Using hands-free devices to talk on the phone, text or send emails or give some voice-activated commands while driving is distracting, and can "overload" a driver's attention span, hurting their ability to drive safely, a new study says.
Smartphone or in-car speech-to-text systems, especially, can lead "lead to significant levels of distraction," David Strayer, the University of Utah psychology professor who led the study, told NBC News.
"There may well be some things that are reasonable to do in the car with voice commands, things like say 'turn the heat up' 'turn the windshield wipers on' — commands that are short and simple, relatively infrequent and not too distracting," he said.
But driving and checking email or Facebook, he said, while using a voice-activated system, require more concentration, meaning a lesser focus on the road, even with both hands on the wheel.
"There may be some things, no matter how good you make it, that just don't belong in a car," Strayer said.

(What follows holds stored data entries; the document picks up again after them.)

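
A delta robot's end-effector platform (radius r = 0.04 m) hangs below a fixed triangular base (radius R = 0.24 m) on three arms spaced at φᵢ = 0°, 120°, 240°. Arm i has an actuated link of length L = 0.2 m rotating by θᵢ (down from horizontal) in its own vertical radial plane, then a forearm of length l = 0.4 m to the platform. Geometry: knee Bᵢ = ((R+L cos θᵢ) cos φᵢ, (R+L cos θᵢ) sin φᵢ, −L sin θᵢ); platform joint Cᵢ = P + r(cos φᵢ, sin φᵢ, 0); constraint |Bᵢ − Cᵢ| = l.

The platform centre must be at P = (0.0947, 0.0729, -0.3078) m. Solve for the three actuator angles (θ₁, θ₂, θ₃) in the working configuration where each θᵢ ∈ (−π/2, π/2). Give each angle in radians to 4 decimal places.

θ₁ = 0.2615, θ₂ = 0.6983, θ₃ = 1.2217

φ1=0.0° → target in arm frame (0.0947, 0.0729)
  A cos θ + B sin θ = C:  0.1053·cos θ + -0.3078·sin θ = 0.0221
  γ=atan2(-0.3078,0.1053)=-1.2412;  ψ=arccos(0.0681)=1.5027;  θ1=γ+ψ≈0.2615
rotate P by −φ2: (0.0158, -0.1185, -0.3078)
  A cos θ + B sin θ = C:  0.1842·cos θ + -0.3078·sin θ = -0.0568
  γ=atan2(-0.3078,0.1842)=-1.0315;  ψ=arccos(-0.1583)=1.7297;  θ2=γ+ψ≈0.6983
φ3=240.0° → target in arm frame (-0.1105, 0.0456)
  A cos θ + B sin θ = C:  0.3105·cos θ + -0.3078·sin θ = -0.1830
  √(A²+B²)=0.4372;  θ3 = -0.7811+2.0028 ≈ 1.2217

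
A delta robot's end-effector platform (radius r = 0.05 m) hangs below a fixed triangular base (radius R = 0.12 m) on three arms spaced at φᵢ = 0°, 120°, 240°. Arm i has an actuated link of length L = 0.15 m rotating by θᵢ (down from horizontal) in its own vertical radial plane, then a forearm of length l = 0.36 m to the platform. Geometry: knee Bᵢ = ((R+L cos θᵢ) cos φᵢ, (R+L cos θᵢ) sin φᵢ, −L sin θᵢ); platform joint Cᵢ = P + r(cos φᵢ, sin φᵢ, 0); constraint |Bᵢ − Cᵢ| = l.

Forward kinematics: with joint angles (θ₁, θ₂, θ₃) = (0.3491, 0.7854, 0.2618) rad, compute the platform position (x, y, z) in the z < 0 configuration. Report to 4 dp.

O1 = (0.2110·cos0.0°, 0.2110·sin0.0°, -0.0513) = (0.2110, 0.0000, -0.0513)
O2 = (0.1761·cos120.0°, 0.1761·sin120.0°, -0.1061) = (-0.0880, 0.1525, -0.1061)
O3 = (0.2149·cos240.0°, 0.2149·sin240.0°, -0.0388) = (-0.1074, -0.1861, -0.0388)
subtract pairs → two planes through P
plane₁₂: -0.5980x+0.3050y+-0.1095z = -0.0049
Cramer: x(z) = 0.0040-0.0795z;  y(z) = -0.0083+0.2032z
quadratic in z: (1.0476)z²+(0.1322)z+(-0.0841)=0, √Δ=0.6080 → z ∈ {-0.3533, 0.2271}; z = -0.3533 (taking z<0)
x = 0.0321, y = -0.0800

(0.0321, -0.0800, -0.3533)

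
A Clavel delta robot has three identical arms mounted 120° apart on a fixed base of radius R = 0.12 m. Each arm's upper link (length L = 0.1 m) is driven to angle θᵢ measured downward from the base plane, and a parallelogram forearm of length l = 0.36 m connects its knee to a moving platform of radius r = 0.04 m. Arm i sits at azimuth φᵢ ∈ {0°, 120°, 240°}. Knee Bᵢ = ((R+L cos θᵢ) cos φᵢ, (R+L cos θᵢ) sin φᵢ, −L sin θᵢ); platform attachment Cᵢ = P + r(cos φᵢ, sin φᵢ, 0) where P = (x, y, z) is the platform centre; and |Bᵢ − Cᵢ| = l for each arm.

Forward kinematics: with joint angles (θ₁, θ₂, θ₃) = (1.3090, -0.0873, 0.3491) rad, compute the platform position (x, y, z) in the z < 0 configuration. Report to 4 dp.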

The goal of the research, done for the AAA Foundation for Traffic Safety, will be to share the findings with the auto and consumer electronics industries. Perhaps, Strayer said, there are better technologies that can be developed that are "less cognitively demanding" on drivers.
Strayer, a cognitive distraction expert, and his team used cameras mounted inside a car to track drivers' eye and head movements. The 38 participants — 20 men and 18 women from the university who ranged in age from 18 to 30 — were fitted with electroencephalographic (EEG) caps to chart brain activity, helping researchers determine the "mental workload." Driver reaction time in response to red and green lights was recorded using a "Detection-Response-Task" device.
The researchers rated mental distractions on a scale similar to the Saffir-Simpson scale for hurricanes. Activities such as listening to the radio ranked as a Category 1 distraction, with minimal risk. Talking on a cellphone, whether handheld or hands free, was a Category 2 distraction, with moderate risk. Listening and responding to a voice-activated email program while driving "increased mental workload and distraction levels" to Category 3. That's considered to be extensive risk.
"Today, roughly 9 million vehicles are traveling the roadways with infotainment systems," Jake Nelson, AAA's director of traffic safety advocacy and research, told NBC News. "That number will grow to just over 60 million in 2018." (Apple just announced that an in-car version of Siri, the voice-activated assistant, would be available starting with 2014 model-year cars.)
Some of those systems, he said, are used for playing movies for the kids in the back seat; some for making a quick phone call. But others let the driver use voice commands "to respond to an email or to book a dinner reservation. We're not against technology being built into the vehicle. If a car is parked and you want to book a reservation, that's great," says Nelson. "But if a car is moving down the road, and you want to do that, or respond to Facebook, that's a bigger concern."
Over 70 percent of Americans think hands-free devices in vehicles are safer, according to AAA's studies. "They think it comes with zero risk, when in fact, we might all be less than safe than we anticipated previously," Nelson said.
Strayer said that even navigation devices, which can be "a lifesaver," can also be a distraction. "Both my colleague and I were looking at new cars and the navigation woke up in the middle of a test drive and started saying, "Turn right, turn right, turn right — and we couldn't disable it."
Elizabeth Waterman, a Southern California psychologist, is familiar with driving the region's busy freeways, and the hazards of in-car technology.
"Driving as a task is very, very complex for the human brain," she told NBC News. "Because we do it over and over, it becomes normal for us. But there is still a complex set of activities attached to it. Our attention span is limited in capacity. So, the more we add gadgets in the car, the more we're likely to lose focus and attention on driving — and more likely to make mistakes.
"I don't know about you, but it's hard for me to look at my Google Maps when I'm driving. I'm not stupid, I'm not blind. But I can't do both things at once and feel safe — the human brain has a limited capacity for attention."